Calling APIs from a Service

Heads up! As part of our efforts to improve security and standards-based interoperability, we have implemented several new features in our authentication flows and made changes to existing ones. For an overview of these changes, and details on how you adopt them, refer to Introducing OIDC Conformant Authentication.

The OAuth 2.0 grant that machine-to-machine interfaces utilize in order to access an API, is the Client Credentials Grant. In this document we will see how this flow works.

If you need a refresher on the OAuth 2.0 protocol, you can go through our OAuth 2.0 article.

Overview of the flow

With Client Credentials Grant (defined in RFC 6749, section 4.4) a Non Interactive Client (a CLI, a daemon, or a Service running on your backend), can directly ask Auth0 for an access_token, by using its Client Credentials (Client Id and Client Secret) to authenticate. In this case the token represents the Non Interactive Client itself, instead of an end user.
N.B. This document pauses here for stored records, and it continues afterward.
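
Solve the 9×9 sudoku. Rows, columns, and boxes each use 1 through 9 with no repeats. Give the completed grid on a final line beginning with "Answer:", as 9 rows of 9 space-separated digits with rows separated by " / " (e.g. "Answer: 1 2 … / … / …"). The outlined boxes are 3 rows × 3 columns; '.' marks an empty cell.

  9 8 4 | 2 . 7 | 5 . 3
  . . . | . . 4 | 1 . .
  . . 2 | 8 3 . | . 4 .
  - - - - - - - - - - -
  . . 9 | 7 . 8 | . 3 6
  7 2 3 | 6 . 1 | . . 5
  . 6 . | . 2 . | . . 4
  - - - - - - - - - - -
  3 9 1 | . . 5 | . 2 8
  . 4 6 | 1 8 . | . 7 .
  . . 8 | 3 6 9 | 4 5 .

Step 1. [r8c1∈{2,5}] r8c1 is the only open cell in row 8 admitting 5. So r8c1=5.
Step 2. [r3c2∈{1,5,7}] r3c2 is the only open cell in row 3 admitting 5 ⇒ r3c2=5.
Step 3. [r2c8∈{6,8,9}] across row 2, 8 lands solely at r2c8 ⇒ r2c8=8.
Step 4. [r5c8∈{9}] r5c8's peers cover all but 9, so r5c8=9.
Step 5. [r2c5∈{5,9}] r2c5 is the only open cell in col 5 admitting 9. So r2c5=9.
Step 6. [r3c1∈{1,6}] in row 3, 1 fits only at r3c1 ⇒ r3c1=1.
Step 7. [r4c5∈{4,5}] across row 4, 5 lands solely at r4c5 ⇒ r4c5=5.
Step 8. [r6c7∈{7,8}] 7 has one home in row 6: r6c7 ⇒ r6c7=7.
Step 9. [r8c9∈{9}] r8c9's peers cover all but 9 ⇒ r8c9=9.
Step 10. [r2c3∈{7}] only 7 remains possible at r2c3 ⇒ r2c3=7.
Step 11. [r7c5∈{4,7}] 7 has one home in row 7: r7c5 ⇒ r7c5=7.
Step 12. [r7c7∈{6}] r7c7's peers cover all but 6. So r7c7=6.
Step 13. [r1c8∈{6}] only 6 remains possible at r1c8. So r1c8=6.
Step 14. [r7c4∈{4}] r7c4 is down to just 4, so r7c4=4.
Step 15. [r9c2∈{7}] r9c2 has the single candidate 7 ⇒ r9c2=7.
Step 16. [r6c6∈{3}] nothing but 3 survives at r6c6, so r6c6=3.
Step 17. [r4c7∈{2}] r4c7 has the single candidate 2. So r4c7=2.
Step 18. [r4c2∈{1}] r4c2 is down to just 1, so r4c2=1.
Step 19. [r3c9∈{7}] nothing but 7 survives at r3c9. So r3c9=7.
Step 20. [r6c1∈{8}] r6c1's peers cover all but 8 ⇒ r6c1=8.
Step 21. [r9c9∈{1}] nothing but 1 survives at r9c9, so r9c9=1.
Step 22. [r4c1∈{4}] r4c1 has the single candidate 4, so r4c1=4.
Step 23. [r3c6∈{6}] r3c6 is down to just 6, so r3c6=6.
Step 24. [r8c7∈{3}] only 3 remains possible at r8c7 ⇒ r8c7=3.
Step 25. [r5c5∈{4}] nothing but 4 survives at r5c5 ⇒ r5c5=4.
Step 26. [r8c6∈{2}] r8c6's peers cover all but 2, so r8c6=2.
Step 27. [r9c1∈{2}] r9c1 has the single candidate 2 ⇒ r9c1=2.
Step 28. [r1c5∈{1}] r1c5 has the single candidate 1. So r1c5=1.
Step 29. [r3c7∈{9}] only 9 remains possible at r3c7. So r3c7=9.
Step 30. [r2c4∈{5}] r2c4's peers cover all but 5, so r2c4=5.
Step 31. [r5c7∈{8}] r5c7's peers cover all but 8. So r5c7=8.
Step 32. [r6c3∈{5}] only 5 remains possible at r6c3, so r6c3=5.
Step 33. [r2c2∈{3}] r2c2's peers cover all but 3. So r2c2=3.
Step 34. [r2c1∈{6}] r2c1's peers cover all but 6 ⇒ r2c1=6.
Step 35. [r6c8∈{1}] r6c8's peers cover all but 1 ⇒ r6c8=1.
Step 36. [r6c4∈{9}] r6c4 has the single candidate 9. So r6c4=9.
Step 37. [r2c9∈{2}] r2c9's peers cover all but 2 ⇒ r2c9=2.

Answer: 9 8 4 2 1 7 5 6 3 / 6 3 7 5 9 4 1 8 2 / 1 5 2 8 3 6 9 4 7 / 4 1 9 7 5 8 2 3 6 / 7 2 3 6 4 1 8 9 5 / 8 6 5 9 2 3 7 1 4 / 3 9 1 4 7 5 6 2 8 / 5 4 6 1 8 2 3 7 9 / 2 7 8 3 6 9 4 5 1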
Client Credentials Grant Flow

  1. The application authenticates with Auth0 using its Client Id and Client Secret.

  2. Auth0 validates this information and returns an access_token.

  3. The application can use the access_token to call the API on behalf of itself.

In OAuth 2.0 terms, the non interactive app is the Client, the end user the Resource Owner, the API the Resource Server, the browser the User Agent, and Auth0 the Authorization Server.

How to implement the flow

For details on how to implement this using Auth0, refer to Execute a Client Credentials Grant. Before you do so, you have to set up the Grant first either using the Dashboard or using the Management API.